5. **Implementation observations** (optional) : reusable notes from
   prior work in the same area.

## Contents

- [`bounded-treewidth-data.md`](bounded-treewidth-data.md) :
  feasibility study for exploiting bounded treewidth of the input data
  (Courcelle's theorem and its provenance refinement, ABS 2015 / 2017).
  Open: extend independent-product factoring for the relational
  pathologies (threshold / separator recognition), a decomposition-aligned
  (cycluit) construction for recursive reachability, the full
  data-decomposition + tree-automaton pipeline, and a treewidth-aware
  general m-semiring evaluator.
- [`conditioning.md`](conditioning.md) : plan for a conditioning
  primitive, unifying discrete tuple-correlation (MarkoViews, Jha &
  Suciu PVLDB 2012) and continuous random variables as one operation at
  two carriers -- the `gate_conditioned` design, conditional `P(Q|C)`, a
  conditioned distribution that flows onward, arbitrary denial
  constraints, Shapley over evidence, and soft/weighted conditioning.
- [`case-studies.md`](case-studies.md) : plan for closing the
  feature-coverage gaps in the user tutorial and the existing case
  studies by extending CS1-CS5, plus a future UDF / aggregate-join
  study (CS8).
- [`continuous_distributions.md`](continuous_distributions.md) : roadmap
  for extending the continuous random-variable surface beyond the shipped
  Normal/Uniform/Exponential/Erlang/Categorical/Mixture baseline (further
  parametric families, quantiles / function application / order
  statistics, empirical & structural distributions, conditioning, copulas).
- [`probability-evaluation.md`](probability-evaluation.md) : the
  **remaining** probability-method-selection work, atop the now-landed
  method catalog + three-path (exact / relative / additive) chooser:
  the d-tree's remaining pieces (BID / multivalued circuits, non-DNF
  exact auto-selection, memoising the approximate path), the SUM-safe
  rounding FPTRAS, the exact residual HAVING shapes (branch-spanning SUM,
  BID disjoint blocks, UNION/EXCEPT over a shared-tuple join), catalog
  follow-ups (lazy Boolean build, guarantee propagation, independence-cert
  cache), RV-probability transparency, and d-tree research polish.

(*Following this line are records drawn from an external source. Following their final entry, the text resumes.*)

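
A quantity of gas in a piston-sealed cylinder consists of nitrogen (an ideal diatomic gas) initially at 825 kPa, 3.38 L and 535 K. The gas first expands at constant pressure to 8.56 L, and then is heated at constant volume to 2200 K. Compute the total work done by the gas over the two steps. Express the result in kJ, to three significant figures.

W_total ≈ 4.27 kJ

Step 1 (isobaric): W = PΔV = (825 kPa)(8.56 − 3.38 L) = 4274 J.
Step 2 (isochoric): W = 0 (constant volume).
W_total = 4274 + 0 = 4274 J.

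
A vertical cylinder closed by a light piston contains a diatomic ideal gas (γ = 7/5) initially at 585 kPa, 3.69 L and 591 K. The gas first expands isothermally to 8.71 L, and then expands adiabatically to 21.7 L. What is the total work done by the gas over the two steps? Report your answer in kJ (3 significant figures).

W_total ≈ 3.50 kJ

Step 1 (isothermal): W = P₁V₁ ln(V₂/V₁) = (2159) ln(8.71/3.69) = 1854 J.
After step 1: P = 247.8 kPa, V = 8.71 L, T = 591 K.
Step 2 (adiabatic): W = (P₁V₁ − P₂V₂)/(γ−1) = (2159 − 1498)/0.4 = 1651 J.
W_total = 1854 + 1651 = 3505 J.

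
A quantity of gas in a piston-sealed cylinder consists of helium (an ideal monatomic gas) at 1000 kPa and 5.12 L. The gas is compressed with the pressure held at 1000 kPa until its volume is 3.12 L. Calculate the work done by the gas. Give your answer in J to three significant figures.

Isobaric: W = P ΔV.
W = (1000 kPa)(3.12 − 5.12 L) = (1000)(-2) = -2000 J.

W ≈ -2000 J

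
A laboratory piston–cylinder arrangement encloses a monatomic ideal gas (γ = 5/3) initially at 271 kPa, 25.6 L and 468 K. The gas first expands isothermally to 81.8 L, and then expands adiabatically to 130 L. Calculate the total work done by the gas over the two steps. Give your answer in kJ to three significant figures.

Step 1 (isothermal): W = P₁V₁ ln(V₂/V₁) = (6938) ln(81.8/25.6) = 8059 J.
After step 1: P = 84.81 kPa, V = 81.8 L, T = 468 K.
Step 2 (adiabatic): W = (P₁V₁ − P₂V₂)/(γ−1) = (6938 − 5094)/0.667 = 2765 J.
W_total = 8059 + 2765 = 10824 J.

W_total ≈ 10.8 kJ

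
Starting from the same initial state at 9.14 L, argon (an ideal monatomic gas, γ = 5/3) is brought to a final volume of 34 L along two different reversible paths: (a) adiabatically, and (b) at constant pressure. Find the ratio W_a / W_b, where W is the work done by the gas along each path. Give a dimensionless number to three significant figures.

W_a / W_b ≈ 0.322

Path (a) adiabatic: W = P₁V₁(1 − (V₁/V₂)^(γ−1))/(γ−1) → W_a/(P₁V₁) = 0.8752.
Path (b) isobaric: W = P₁(V₂ − V₁) → W_b/(P₁V₁) = 2.72.
W_a / W_b = 0.8752 / 2.72 = 0.3218.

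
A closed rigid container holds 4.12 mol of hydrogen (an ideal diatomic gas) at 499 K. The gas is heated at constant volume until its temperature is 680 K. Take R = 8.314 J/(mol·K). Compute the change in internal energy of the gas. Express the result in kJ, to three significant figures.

Constant volume ⇒ W = 0, so Q = ΔU = nCᵥΔT with Cᵥ = 5R/2 = 20.79 J/(mol·K).
ΔU = (4.12)(20.79)(680 − 499) = 15500 J.

ΔU ≈ 15.5 kJ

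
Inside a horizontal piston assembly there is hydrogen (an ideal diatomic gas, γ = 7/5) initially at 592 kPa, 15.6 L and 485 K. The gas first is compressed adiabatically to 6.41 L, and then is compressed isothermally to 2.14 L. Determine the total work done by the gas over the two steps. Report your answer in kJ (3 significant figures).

Step 1 (adiabatic): W = (P₁V₁ − P₂V₂)/(γ−1) = (9235 − 13181)/0.4 = -9865 J.
After step 1: P = 2056 kPa, V = 6.41 L, T = 692.2 K.
Step 2 (isothermal): W = P₁V₁ ln(V₂/V₁) = (13181) ln(2.14/6.41) = -14460 J.
W_total = -9865 − 14460 = -24325 J.

W_total ≈ -24.3 kJ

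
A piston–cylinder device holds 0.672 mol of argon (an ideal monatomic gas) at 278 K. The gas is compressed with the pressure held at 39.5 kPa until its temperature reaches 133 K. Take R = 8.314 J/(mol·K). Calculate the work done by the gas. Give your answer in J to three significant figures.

W ≈ -810 J

Isobaric: W = P ΔV = nR ΔT.
W = (0.672)(8.314)(133 − 278) = -810.1 J.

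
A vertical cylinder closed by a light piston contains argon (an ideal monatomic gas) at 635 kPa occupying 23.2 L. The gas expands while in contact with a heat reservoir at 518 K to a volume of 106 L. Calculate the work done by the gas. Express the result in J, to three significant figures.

Isothermal: W = nRT ln(V₂/V₁) = P₁V₁ ln(V₂/V₁).
P₁V₁ = (635 kPa)(23.2 L) = 14732 J.
W = 14732 × ln(106/23.2) = 14732 × 1.519
W_by_gas = 22382 J.

W ≈ 22400 J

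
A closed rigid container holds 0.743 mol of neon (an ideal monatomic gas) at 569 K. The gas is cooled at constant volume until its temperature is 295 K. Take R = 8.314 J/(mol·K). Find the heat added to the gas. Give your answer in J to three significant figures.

Constant volume ⇒ W = 0, so Q = ΔU = nCᵥΔT with Cᵥ = 3R/2 = 12.47 J/(mol·K).
ΔU = (0.743)(12.47)(295 − 569) = -2539 J.

Q ≈ -2540 J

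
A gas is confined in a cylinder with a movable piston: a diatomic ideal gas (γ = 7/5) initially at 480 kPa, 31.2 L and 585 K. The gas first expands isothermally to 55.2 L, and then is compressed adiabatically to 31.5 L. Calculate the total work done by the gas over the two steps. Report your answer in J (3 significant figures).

Step 1 (isothermal): W = P₁V₁ ln(V₂/V₁) = (14976) ln(55.2/31.2) = 8544 J.
After step 1: P = 271.3 kPa, V = 55.2 L, T = 585 K.
Step 2 (adiabatic): W = (P₁V₁ − P₂V₂)/(γ−1) = (14976 − 18743)/0.4 = -9418 J.
W_total = 8544 − 9418 = -873.9 J.

W_total ≈ -874 J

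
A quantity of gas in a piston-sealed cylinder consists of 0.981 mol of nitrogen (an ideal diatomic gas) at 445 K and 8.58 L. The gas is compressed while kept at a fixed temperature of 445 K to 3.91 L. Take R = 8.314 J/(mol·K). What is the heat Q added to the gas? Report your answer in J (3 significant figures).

Isothermal ⇒ ΔU = 0, so Q = W = nRT ln(V₂/V₁).
Q = (0.981)(8.314)(445) ln(3.91/8.58) = 3629 × -0.7859 = -2852 J.

Q ≈ -2850 J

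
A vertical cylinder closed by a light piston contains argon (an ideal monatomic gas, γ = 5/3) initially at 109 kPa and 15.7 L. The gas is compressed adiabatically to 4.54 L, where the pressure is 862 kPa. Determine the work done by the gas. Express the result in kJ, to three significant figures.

W ≈ -3.30 kJ

Adiabatic: W = (P₁V₁ − P₂V₂)/(γ − 1) with γ = 5/3.
P₁V₁ = 1711 J, P₂V₂ = 3913 J.
W = (1711 − 3913) / 0.6667 = -3303 J.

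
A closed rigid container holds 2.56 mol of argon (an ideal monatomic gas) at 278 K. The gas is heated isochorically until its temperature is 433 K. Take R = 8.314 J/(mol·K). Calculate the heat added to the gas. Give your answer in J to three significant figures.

Q ≈ 4950 J

Constant volume ⇒ W = 0, so Q = ΔU = nCᵥΔT with Cᵥ = 3R/2 = 12.47 J/(mol·K).
ΔU = (2.56)(12.47)(433 − 278) = 4948 J.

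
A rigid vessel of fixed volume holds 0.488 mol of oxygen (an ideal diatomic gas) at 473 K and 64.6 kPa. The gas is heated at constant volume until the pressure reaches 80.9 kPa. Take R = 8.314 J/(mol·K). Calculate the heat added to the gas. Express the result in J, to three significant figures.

Constant volume ⇒ W = 0, so Q = ΔU = nCᵥΔT with Cᵥ = 5R/2 = 20.79 J/(mol·K).
At constant V, T₂/T₁ = P₂/P₁ ⇒ ΔT = T₁(P₂/P₁ − 1) = 473·(80.9/64.6 − 1) = 119.3 K.
ΔU = (0.488)(20.79)(119.3) = 1211 J.

Q ≈ 1210 J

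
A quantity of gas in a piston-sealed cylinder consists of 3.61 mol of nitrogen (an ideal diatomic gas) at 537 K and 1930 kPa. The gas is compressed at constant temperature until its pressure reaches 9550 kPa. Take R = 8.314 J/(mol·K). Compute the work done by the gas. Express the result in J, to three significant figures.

W ≈ -25800 J

Isothermal process: W = nRT ln(V₂/V₁) = nRT ln(P₁/P₂).
W = (3.61)(8.314)(537) × ln(1930/9550)
  = 16117 × ln(0.2021) = 16117 × -1.599
W_by_gas = -25772 J.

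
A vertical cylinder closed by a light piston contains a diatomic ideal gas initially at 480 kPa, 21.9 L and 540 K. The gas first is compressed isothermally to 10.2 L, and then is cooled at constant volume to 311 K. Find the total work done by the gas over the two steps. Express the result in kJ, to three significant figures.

Step 1 (isothermal): W = P₁V₁ ln(V₂/V₁) = (10512) ln(10.2/21.9) = -8032 J.
Step 2 (isochoric): W = 0 (constant volume).
W_total = -8032 + 0 = -8032 J.

W_total ≈ -8.03 kJ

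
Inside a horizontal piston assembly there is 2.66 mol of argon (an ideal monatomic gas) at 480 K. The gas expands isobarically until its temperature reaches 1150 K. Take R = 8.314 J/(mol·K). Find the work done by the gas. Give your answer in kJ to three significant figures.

W ≈ 14.8 kJ

Isobaric: W = P ΔV = nR ΔT.
W = (2.66)(8.314)(1150 − 480) = 14817 J.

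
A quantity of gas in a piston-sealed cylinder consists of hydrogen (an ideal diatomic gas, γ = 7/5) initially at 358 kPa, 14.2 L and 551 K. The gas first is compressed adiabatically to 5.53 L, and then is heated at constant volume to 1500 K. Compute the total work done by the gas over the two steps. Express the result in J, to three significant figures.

W_total ≈ -5820 J

Step 1 (adiabatic): W = (P₁V₁ − P₂V₂)/(γ−1) = (5084 − 7413)/0.4 = -5824 J.
Step 2 (isochoric): W = 0 (constant volume).
W_total = -5824 + 0 = -5824 J.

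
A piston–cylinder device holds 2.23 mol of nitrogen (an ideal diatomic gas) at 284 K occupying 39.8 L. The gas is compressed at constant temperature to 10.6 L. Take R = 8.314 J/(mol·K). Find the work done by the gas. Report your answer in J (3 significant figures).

Isothermal: W = nRT ln(V₂/V₁).
W = (2.23)(8.314)(284) × ln(10.6/39.8)
  = 5265 × -1.323
W_by_gas = -6966 J.

W ≈ -6970 J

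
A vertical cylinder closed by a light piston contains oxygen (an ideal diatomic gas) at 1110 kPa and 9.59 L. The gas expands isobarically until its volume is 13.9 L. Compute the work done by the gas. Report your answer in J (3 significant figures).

W ≈ 4780 J

Isobaric: W = P ΔV.
W = (1110 kPa)(13.9 − 9.59 L) = (1110)(4.31) = 4784 J.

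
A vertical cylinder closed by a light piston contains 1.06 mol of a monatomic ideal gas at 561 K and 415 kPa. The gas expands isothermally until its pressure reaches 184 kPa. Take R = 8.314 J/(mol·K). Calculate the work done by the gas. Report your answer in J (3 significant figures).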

Borders
  [`safe-query-followups.md`](safe-query-followups.md).
- [`safe-query-followups.md`](safe-query-followups.md) : deferred ideas
  bordering the `provsql.boolean_provenance` work -- further Boolean-only
  optimisations (independent-subtree detection, Möbius / Monet…), the
  inversion-free `UCQ(OBDD)` extensions (UNION in a view, FD-aware orders),
  the planner-side `CERT_SAFE_AGG_PLAN` certificate for BID-disjoint
  HAVING, discrete `random_variable` extensions, and the
  hierarchical-detector follow-ups (FD-induced nested rewrite, soft keys,
  view-descent FD chases, data-safe plans).
- [`scalar-subqueries.md`](scalar-subqueries.md) : the remaining
  unsupported scalar-/correlated-subquery forms -- scalar sublinks nested
  in arithmetic (today a passthrough-with-warning; the decorrelation
  follow-up now has its `agg_token`-arithmetic prerequisite in place),
  different-`(Q, corr)` multi-sublinks, and `GROUP BY` bodies.
- [`studio.md`](studio.md) : open ProvSQL Studio work -- the
  Contributions (Shapley / Banzhaf heat-map) and Time-travel / Temporal
  modes, batch result-table evaluation, multi-user demo deployment,
  and Notebook-mode polish (collapse / clear output, run-from-here,
  per-cell row cap).